One day in October 2007, during the questions session in Parliament, Ahenda challenged Joseph Kahindi Kingi, then assistant minister in the Office of the President.

He asked why the state was in the habit of forming commissions of enquiry and then dumping the resulting reports without acting on them.

He complained the reports were just put on shelves and not made public. 

Kingi was responding to a hot-potato issue raised by then Amagoro MP Sospeter Ojaamong concerning boundaries between ethnic groups in the county.

Kingi declared the government had formed the commission to investigate the matter [of ethnic boundaries] and it had delivered its report.

He said, however,"the government did not and has no intention of implementing the recommendations of the Mwangovya Commission.”

Ahenda shot to his feet, asking why a government would gobble up the taxpayers money on such an initiative but then turn against its own report, refusing to see the matter to conclusion.

Mr Speaker, Sir, this government has got the tendency of setting up commissions after commissions using public funds,” he said.

“You heard the minister say that he has no intention to either make the report public or to implement it.
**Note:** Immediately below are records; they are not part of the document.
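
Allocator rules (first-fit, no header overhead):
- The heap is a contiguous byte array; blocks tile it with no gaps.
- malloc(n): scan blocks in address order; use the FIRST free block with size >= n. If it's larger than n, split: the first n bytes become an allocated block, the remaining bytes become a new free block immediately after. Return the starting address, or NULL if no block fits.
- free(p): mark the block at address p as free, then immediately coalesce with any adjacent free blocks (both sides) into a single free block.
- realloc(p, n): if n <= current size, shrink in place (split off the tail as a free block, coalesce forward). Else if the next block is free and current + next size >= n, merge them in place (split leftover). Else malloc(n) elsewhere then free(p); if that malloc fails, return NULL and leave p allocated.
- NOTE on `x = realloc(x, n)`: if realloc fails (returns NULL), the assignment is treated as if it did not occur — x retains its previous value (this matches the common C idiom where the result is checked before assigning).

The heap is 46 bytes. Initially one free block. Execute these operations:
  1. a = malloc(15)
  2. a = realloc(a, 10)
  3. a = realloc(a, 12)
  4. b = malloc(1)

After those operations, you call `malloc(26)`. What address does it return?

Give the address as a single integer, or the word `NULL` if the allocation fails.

Op 1: a = malloc(15) -> a = 0; heap: [0-14 ALLOC][15-45 FREE]
Op 2: a = realloc(a, 10) -> a = 0; heap: [0-9 ALLOC][10-45 FREE]
Op 3: a = realloc(a, 12) -> a = 0; heap: [0-11 ALLOC][12-45 FREE]
Op 4: b = malloc(1) -> b = 12; heap: [0-11 ALLOC][12-12 ALLOC][13-45 FREE]
malloc(26): first-fit scan over [0-11 ALLOC][12-12 ALLOC][13-45 FREE] -> 13

Answer: 13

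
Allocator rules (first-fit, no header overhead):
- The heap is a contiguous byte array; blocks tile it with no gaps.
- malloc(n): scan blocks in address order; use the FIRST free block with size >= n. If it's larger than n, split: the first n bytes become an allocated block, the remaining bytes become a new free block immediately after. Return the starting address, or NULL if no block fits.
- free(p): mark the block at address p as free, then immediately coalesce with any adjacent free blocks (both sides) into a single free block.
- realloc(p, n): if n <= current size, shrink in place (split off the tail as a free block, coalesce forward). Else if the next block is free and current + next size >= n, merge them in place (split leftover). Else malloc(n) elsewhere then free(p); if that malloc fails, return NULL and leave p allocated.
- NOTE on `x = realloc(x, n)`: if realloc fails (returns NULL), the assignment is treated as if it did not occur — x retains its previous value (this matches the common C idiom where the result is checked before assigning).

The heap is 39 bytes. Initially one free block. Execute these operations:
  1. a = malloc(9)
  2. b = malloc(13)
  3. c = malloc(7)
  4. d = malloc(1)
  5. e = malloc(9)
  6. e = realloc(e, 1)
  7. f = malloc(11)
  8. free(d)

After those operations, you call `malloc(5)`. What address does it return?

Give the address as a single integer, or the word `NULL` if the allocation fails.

Answer: 31

Derivation:
Op 1: a = malloc(9) -> a = 0; heap: [0-8 ALLOC][9-38 FREE]
Op 2: b = malloc(13) -> b = 9; heap: [0-8 ALLOC][9-21 ALLOC][22-38 FREE]
Op 3: c = malloc(7) -> c = 22; heap: [0-8 ALLOC][9-21 ALLOC][22-28 ALLOC][29-38 FREE]
Op 4: d = malloc(1) -> d = 29; heap: [0-8 ALLOC][9-21 ALLOC][22-28 ALLOC][29-29 ALLOC][30-38 FREE]
Op 5: e = malloc(9) -> e = 30; heap: [0-8 ALLOC][9-21 ALLOC][22-28 ALLOC][29-29 ALLOC][30-38 ALLOC]
Op 6: e = realloc(e, 1) -> e = 30; heap: [0-8 ALLOC][9-21 ALLOC][22-28 ALLOC][29-29 ALLOC][30-30 ALLOC][31-38 FREE]
Op 7: f = malloc(11) -> f = NULL; heap: [0-8 ALLOC][9-21 ALLOC][22-28 ALLOC][29-29 ALLOC][30-30 ALLOC][31-38 FREE]
Op 8: free(d) -> (freed d); heap: [0-8 ALLOC][9-21 ALLOC][22-28 ALLOC][29-29 FREE][30-30 ALLOC][31-38 FREE]
malloc(5): first-fit scan over [0-8 ALLOC][9-21 ALLOC][22-28 ALLOC][29-29 FREE][30-30 ALLOC][31-38 FREE] -> 31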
What was the rationale of the government spending millions of shillings on this commission and then keeping the report in its drawers?”

After over a decade in the political cold, President Uhuru Kenyatta appointed Ahenda ambassador to the Gulf nation of Qatar in 2018. 

And as a diplomat, it was Ahenda's dream to automate passport issuance in Doha for Kenyans living in Qatar.

In May 2019 as he took up the diplomatic role, he told a group of Kenyans in the country that they would get better consular services under his charge.

They would get passports and other documents they needed faster while in the country, not having to contact Nairobi.

He said the country had more than 30,000 Kenyans and all they had to do was to register with the embassy. 

With death cutting short his tour of duty, it is not clear whether he saw this ambition to the very end and whether his successor, when he or she is named, will provide better services.